Entretanto, os anos foram passando. O patrão Júlio casou com a Senhora Emília Alves e deste casamento nasceram vários filhos, um chamado João Baptista Alves da Mota.

Quando o meu pai fez 46 anos, ano de 1954, pediu ao antigo patrão Júlio Alves da Mota para fazer o favor de passar a casa para o nome dos meus pais. O Sr. Júlio disse-lhe que ia pensar no assunto e depois dizia alguma coisa.

O tempo foi passando. O Júlio Catalão foi protelando e nunca mais se resolvia fazer a escritura da casa para o nome dos meus pais. Os meus pais iam ficando cada vez mais desesperados. Viam a casa que compraram com tanto suor e lágrimas, onde criaram os dez filhos, onde sempre viveram, ser-lhe retirada pelo seu antigo patrão.

Com efeito, ao fim de 18 meses de adiamento, o Sr. Júlio disse ao meu pai que não fazia a escritura. Que o irmão António Alves da Mota tinha interesse na casa, até porque tinha paredes de meia acção com a casa dos pistolas.

Foram 7 anos muito penosos para os meus pais e seus filhos. O meu pai desnorteou. Andava de cabeça perdida. Dizia “Como é possível trazer um filho a estudar para padre e ficar-me com a casa? No dia que o filho disser missa nova enforco-me num carvalho em frente à casa do Júlio Catalão na Lameira!”. Tentei tirar-lhe aquela cisma da cabeça.
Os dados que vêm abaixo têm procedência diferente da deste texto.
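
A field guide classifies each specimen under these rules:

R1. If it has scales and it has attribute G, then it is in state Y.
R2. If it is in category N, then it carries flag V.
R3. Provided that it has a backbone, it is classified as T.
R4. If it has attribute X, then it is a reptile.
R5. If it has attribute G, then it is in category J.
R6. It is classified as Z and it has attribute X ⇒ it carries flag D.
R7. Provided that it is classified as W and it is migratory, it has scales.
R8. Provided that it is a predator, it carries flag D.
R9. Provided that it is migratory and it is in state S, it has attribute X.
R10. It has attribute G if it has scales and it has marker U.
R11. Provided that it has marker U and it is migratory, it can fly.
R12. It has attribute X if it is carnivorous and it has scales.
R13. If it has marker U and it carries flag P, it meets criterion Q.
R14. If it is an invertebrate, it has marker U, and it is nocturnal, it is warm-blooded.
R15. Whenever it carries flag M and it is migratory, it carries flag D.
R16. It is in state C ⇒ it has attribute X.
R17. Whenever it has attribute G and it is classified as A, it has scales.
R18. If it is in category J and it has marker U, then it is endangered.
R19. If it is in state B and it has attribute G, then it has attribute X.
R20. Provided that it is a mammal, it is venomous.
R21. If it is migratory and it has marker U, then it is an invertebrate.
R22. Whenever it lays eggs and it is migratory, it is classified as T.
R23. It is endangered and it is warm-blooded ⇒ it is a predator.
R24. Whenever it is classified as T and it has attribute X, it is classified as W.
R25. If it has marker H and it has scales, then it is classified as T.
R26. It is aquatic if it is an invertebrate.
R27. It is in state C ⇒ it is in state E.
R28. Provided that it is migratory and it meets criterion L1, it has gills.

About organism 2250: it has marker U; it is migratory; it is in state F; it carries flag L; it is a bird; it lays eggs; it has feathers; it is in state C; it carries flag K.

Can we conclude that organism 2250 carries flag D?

Forward chaining from the given facts derives: can fly, has attribute X, is an invertebrate, is classified as T, is classified as W, is aquatic, is in state E, is a reptile, has scales, has attribute G, is in state Y, is in category J, is endangered.
Rules concluding "it carries flag D": R6 needs "it is classified as Z"; R8 needs "it is a predator"; R15 needs "it carries flag M" — none of these are established.

No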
Não consegui. Bem lhe falava que pôr termo à vida era contra a Lei de Deus. Ele não ouvia.

A minha mãe passava os dias a chorar. Escrevia-me a pedir ajuda. Avisava-me que se ia dar uma desgraça. O nosso pai ia-se matar.

A minha mãe pediu ao Sr. Monteiro para falar com o Júlio Catalão e pedir-lhe para fazer a escritura e evitar aquela desgraça no dia da Missa Nova do Padre Baptista.

O Júlio Catalão acedeu ao pedido do Sr. Zé d’além, mas com a condição de mudar as confrontações a favor do irmão António Alves da Mota e a escritura foi celebrada nessas condições em 20 de Novembro de 1961.

João Baptista Alves da Mota foi ordenado padre no ano seguinte, 1962.

Acompanhei aquele padre desde criança.

Nos últimos dois meses de vida do avô dele, Manuel Alves da Mota, eu fui incumbido de, durante o dia, permanecer junto dele no seu leito a fim de enxotar com um ramo de bucheiros as moscas que lhe pousavam na cara e de lhe molhar os lábios com um pano molhado a fim de lhe aliviar o sofrimento, porque durante o dia a Sr.ª Rosinha ia cultivar, tornar as águas, etc. para os campos dos castanheiros, que reservou aquando das partilhas com os três filhos, Emília Alves da Mota, Júlio Alves da Mota e António Alves da Mota.

Quando o avô morreu, o padre João Baptista veio para junto da avó para lhe fazer companhia e ficar mais perto da escola, onde entrou passado um ano. Eu andava na terceira classe quando ele entrou, e ensinei-lhe as primeiras letras.

Muitas das vezes, ele dividia comigo um pedaço de broa que a avó lhe dava e até a merenda.

Imigrei para o Porto, mas não perdi de vista aquele meu conterrâneo na sua missão de padre e fiquei espantado com o carácter e acção deste homem como pároco, porque seguiu o evangelho de Jesus Cristo de perto e esteve sempre do lado dos pobres, tomando partido por estes, o que o levou a ter as suas missas vigiadas pela PIDE.

Se não tivesse surgido o 25 de Abril, não sei se o padre João Baptista Alves da Mota não teria entrado nas masmorras das prisões fascistas.

O Padre João Baptista é um Sacerdote totalmente diferente da esmagadora maioria dos seus colegas. Prestigia a sua Igreja.

Não tinha intenção de narrar aquele triste episódio que atingiu a família dos Pistolas, mas como narrei a venda do Zé d’além, aquele doloroso incidente, também está directamente ligado aquele grande homem, José Alcídio Alves Monteiro, a quem presto a minha homenagem, porque foi fundamental para resolver aquela situação tão delicada.